Michelle Devereaux (MM): Orlando, Florida, Full Sail’s hometown, recently cracked MovieMaker‘s annual list of the top 10 cities to be an indie moviemaker. Are you at all surprised?

David Franko (DF): I am not surprised that Orlando made the list. Orlando has a plethora of resources and talented crews within the area—not to mention hungry Full Sail grads willing to intern!

MM: What’s the most popular area of study in Full Sail’s film program? Do you tend to spawn great cinematographers? Producers? Editors?

DF: Our most popular discipline is split between cinematography and post-production. While the students must learn pre-production, production and post-production, I think the school spawns artistically and technically sound DPs, creative directors and knowledgeable editors.

MM: Full Sail seems to offer the latest in film technology, but how accessible is it to students? Does supply always meet demand?

DF: The way our classes are structured and scheduled, the student must meet certain requirements set by the course objectives. Thus, a student must spend a sufficient amount of time on the gear for their proficiency test. The school’s supply keeps up with demand.

MM: Upon graduating, will a typical Full Sail student have a comprehensive reel? How many projects do they generally contribute to during the school year?

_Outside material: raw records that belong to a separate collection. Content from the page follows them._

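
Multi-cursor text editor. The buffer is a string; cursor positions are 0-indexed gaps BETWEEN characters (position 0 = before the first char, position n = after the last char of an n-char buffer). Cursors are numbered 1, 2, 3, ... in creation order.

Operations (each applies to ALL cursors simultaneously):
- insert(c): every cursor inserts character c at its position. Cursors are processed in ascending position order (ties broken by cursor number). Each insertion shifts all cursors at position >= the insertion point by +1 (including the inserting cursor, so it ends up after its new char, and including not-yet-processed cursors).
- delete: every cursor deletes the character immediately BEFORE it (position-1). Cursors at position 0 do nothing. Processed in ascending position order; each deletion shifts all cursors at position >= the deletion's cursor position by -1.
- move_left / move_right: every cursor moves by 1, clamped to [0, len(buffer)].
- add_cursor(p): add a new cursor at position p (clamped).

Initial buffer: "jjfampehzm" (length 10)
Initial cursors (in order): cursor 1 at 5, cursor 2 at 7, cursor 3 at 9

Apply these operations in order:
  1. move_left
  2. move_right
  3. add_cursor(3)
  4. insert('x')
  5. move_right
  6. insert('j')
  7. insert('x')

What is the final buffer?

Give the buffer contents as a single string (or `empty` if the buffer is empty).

After op 1 (move_left): buffer="jjfampehzm" (len 10), cursors c1@4 c2@6 c3@8, authorship ..........
After op 2 (move_right): buffer="jjfampehzm" (len 10), cursors c1@5 c2@7 c3@9, authorship ..........
After op 3 (add_cursor(3)): buffer="jjfampehzm" (len 10), cursors c4@3 c1@5 c2@7 c3@9, authorship ..........
After op 4 (insert('x')): buffer="jjfxamxpexhzxm" (len 14), cursors c4@4 c1@7 c2@10 c3@13, authorship ...4..1..2..3.
After op 5 (move_right): buffer="jjfxamxpexhzxm" (len 14), cursors c4@5 c1@8 c2@11 c3@14, authorship ...4..1..2..3.
After op 6 (insert('j')): buffer="jjfxajmxpjexhjzxmj" (len 18), cursors c4@6 c1@10 c2@14 c3@18, authorship ...4.4.1.1.2.2.3.3
After op 7 (insert('x')): buffer="jjfxajxmxpjxexhjxzxmjx" (len 22), cursors c4@7 c1@12 c2@17 c3@22, authorship ...4.44.1.11.2.22.3.33

Answer: jjfxajxmxpjxexhjxzxmjx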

DF: Students take with them a reel with at least three film projects but they can work on as many films as possible. Full Sail produces 12 or more films every month. Students can work on these films as soon as they enter the school.

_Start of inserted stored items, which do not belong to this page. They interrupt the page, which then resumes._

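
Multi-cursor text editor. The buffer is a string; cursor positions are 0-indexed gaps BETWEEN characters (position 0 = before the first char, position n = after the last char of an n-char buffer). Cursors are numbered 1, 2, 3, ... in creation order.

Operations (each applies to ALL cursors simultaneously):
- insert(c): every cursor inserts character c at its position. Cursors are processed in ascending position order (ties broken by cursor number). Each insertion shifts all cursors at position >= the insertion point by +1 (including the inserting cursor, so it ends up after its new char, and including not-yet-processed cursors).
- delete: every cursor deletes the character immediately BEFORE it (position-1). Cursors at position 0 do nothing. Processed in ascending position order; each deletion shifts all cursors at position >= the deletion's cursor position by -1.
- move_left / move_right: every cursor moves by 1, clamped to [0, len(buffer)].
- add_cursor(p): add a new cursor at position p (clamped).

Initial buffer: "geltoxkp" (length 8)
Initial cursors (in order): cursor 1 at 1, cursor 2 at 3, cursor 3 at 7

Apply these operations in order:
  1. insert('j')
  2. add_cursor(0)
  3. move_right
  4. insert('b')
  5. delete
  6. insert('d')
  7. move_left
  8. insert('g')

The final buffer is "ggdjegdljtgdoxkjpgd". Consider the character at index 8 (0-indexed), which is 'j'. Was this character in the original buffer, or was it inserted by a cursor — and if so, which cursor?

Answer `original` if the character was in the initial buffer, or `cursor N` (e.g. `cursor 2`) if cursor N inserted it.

Answer: cursor 2

Derivation:
After op 1 (insert('j')): buffer="gjeljtoxkjp" (len 11), cursors c1@2 c2@5 c3@10, authorship .1..2....3.
After op 2 (add_cursor(0)): buffer="gjeljtoxkjp" (len 11), cursors c4@0 c1@2 c2@5 c3@10, authorship .1..2....3.
After op 3 (move_right): buffer="gjeljtoxkjp" (len 11), cursors c4@1 c1@3 c2@6 c3@11, authorship .1..2....3.
After op 4 (insert('b')): buffer="gbjebljtboxkjpb" (len 15), cursors c4@2 c1@5 c2@9 c3@15, authorship .41.1.2.2...3.3
After op 5 (delete): buffer="gjeljtoxkjp" (len 11), cursors c4@1 c1@3 c2@6 c3@11, authorship .1..2....3.
After op 6 (insert('d')): buffer="gdjedljtdoxkjpd" (len 15), cursors c4@2 c1@5 c2@9 c3@15, authorship .41.1.2.2...3.3
After op 7 (move_left): buffer="gdjedljtdoxkjpd" (len 15), cursors c4@1 c1@4 c2@8 c3@14, authorship .41.1.2.2...3.3
After op 8 (insert('g')): buffer="ggdjegdljtgdoxkjpgd" (len 19), cursors c4@2 c1@6 c2@11 c3@18, authorship .441.11.2.22...3.33
Authorship (.=original, N=cursor N): . 4 4 1 . 1 1 . 2 . 2 2 . . . 3 . 3 3
Index 8: author = 2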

MM: How do your lifetime auditing privileges work? Can an alumnus pop into a class at any time or is it more formal?

DF: Full Sail offers a lifetime auditing privilege. An alumnus can call the school or myself and set up a time to come in and audit a course. They can take the entire class or a portion of the course.

MM: Full Sail’s film program is incredibly intensive, with student’s usually working 40-plus hours a week. Your Website even likens it to "boot camp." What kind of support do you offer your students, so that they don’t get too overwhelmed?

DF: Great question. Our structure is unique when compared to traditional colleges. Students are offered support through our staff and our student advisors. These advisors are located throughout our campus to help students control their learning and lifestyles. We also have cognitive development teachers on campus to assist with study habits.

MM: Anything new we can expect to see from Full Sail in the coming months, or year?

DF: Full Sail is constantly expanding our facilities. Soon, we will have a new dubbing stage and soundstage up and running. We are also opening up an entertainment business facility  and a new computer animation building complete with labs and studios.